SANTIAGO.- Las velas encendidas, el diminuto ataúd, un set de instrumentos esperan en el escenario a un muerto, al vagabundo que se precia de ser el "mejor amigo del
finao" y, en un principio, también al propio creador de este folclórico y reflexivo montaje: Andrés del Bosque, él mismo -aclara de frentón- "gueón que llamó a Chile endeudarse y me terminaron cagando a mí".
Es la anécdota, trágica por cierto, que vivió este actor, y la rememora con líricos detalles en la tarima del Antonio Varas. Todo para explicar como simple cuidadano el porqué de su obra
El día del juicio, para luego dar paso a la magia de ser otros personajes.
La puesta en escena es sensible -casi lastimera, como cuando hace colecta para paliar una deuda de $12.000.000-, pero no deja de lado en ningún momento el humor. Quizá esto último sea clave en su visión de mundo, una suerte de válvula de escape-del-dolor-e-ingreso-al-amor del actor-personaje.
Del Bosque hace uso de las clásicas décimas para narrar la historia del difunto (hay versos notables y otros refranes campechanos); recupera su histrionismo para encarnar en un cuadro a los dos actores demandantes (he ahí el aludido débito), el abogado querellante y el vago callejero, amigo del difunto que murió de tanta locura y depresión por acreedores y juicios, situación que recrea en un rápido y musical juego de palabras.
Todavía hablamos de un drama, del funeral de cuatro días, "pues después se descompone el muerto", del amigo que se va al más allá sólo con los recuerdos del vagagundo.
No obstante, Del Bosque con la colaboración instrumental de Francisco Sánchez recrea la felicidad de su "yo" interior, pese al drama personal, al lado -recuerda- del enorme presupuesto de las Fuerzas Armadas; el poco financiamiento a la cultura, los muertos en La Moneda, los compromisos financieros con intereses de todos los chilenos... lo suyo es nada.
Y lo mira con la picardía del huaso ladino, haciendo una viaje a la Tierra de Jauja, en que se permite mirar con belleza la aborrecible realidad. Se da tiempo, a modo callejero al igual que en su antigua compañía Circo Imaginario, de interactuar con el público. Les habla, en serio y en broma, ora Andrés del Bosque, ora el protagonista de la obra. Baila cueca con una muchacha y pide un minuto de silencio, que se sumará a otros 26 ya grabados "aunque ninguno difiere mucho del otro".

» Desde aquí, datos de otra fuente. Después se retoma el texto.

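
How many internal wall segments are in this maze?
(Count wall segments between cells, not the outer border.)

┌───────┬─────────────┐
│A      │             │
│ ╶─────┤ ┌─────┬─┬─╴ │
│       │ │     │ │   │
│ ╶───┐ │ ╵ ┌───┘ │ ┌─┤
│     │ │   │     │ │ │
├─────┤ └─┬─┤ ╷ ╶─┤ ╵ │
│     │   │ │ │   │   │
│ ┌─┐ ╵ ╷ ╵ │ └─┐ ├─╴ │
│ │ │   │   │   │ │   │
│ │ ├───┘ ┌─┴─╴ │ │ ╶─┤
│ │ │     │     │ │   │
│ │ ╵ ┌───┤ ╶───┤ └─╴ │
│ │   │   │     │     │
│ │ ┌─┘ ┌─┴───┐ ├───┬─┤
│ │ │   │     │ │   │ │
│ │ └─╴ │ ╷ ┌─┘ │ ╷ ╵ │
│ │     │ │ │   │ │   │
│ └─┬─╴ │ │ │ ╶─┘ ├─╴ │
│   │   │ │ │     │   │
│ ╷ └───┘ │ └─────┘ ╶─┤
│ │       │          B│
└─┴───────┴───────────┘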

No faltan los ruidos, las risas, y él -ya se confunde el actor del personaje- con la respuesta inmediata: "No falta el gueón que la caga". Intento una y otra vez, pero es complicado guardar silencio cuando arriba, en las tenues luces y con sones de acordeón, cuatro, bombo, maracas, un vago y una marioneta ofrecen al respetable a un "nguillatún" criollo: mantenerse alegre, a pesar de los pesares, cantaría Pablo Milanés.
Aunque, por momentos, se alarga en demasía la rutina narrativa -igual hay cansancio en el actor-,
El día del juicio tiene el mérito de mostrar la idiosincrasia chilena, con sus defectos y virtudes. Y como, pocas veces, disfrutar de un poético y lúdico texto teatral, que rescata dichos, rituales, sonidos y miradas, todos básicos componentes de lo que somos. Más allá de las deudas, por cierto.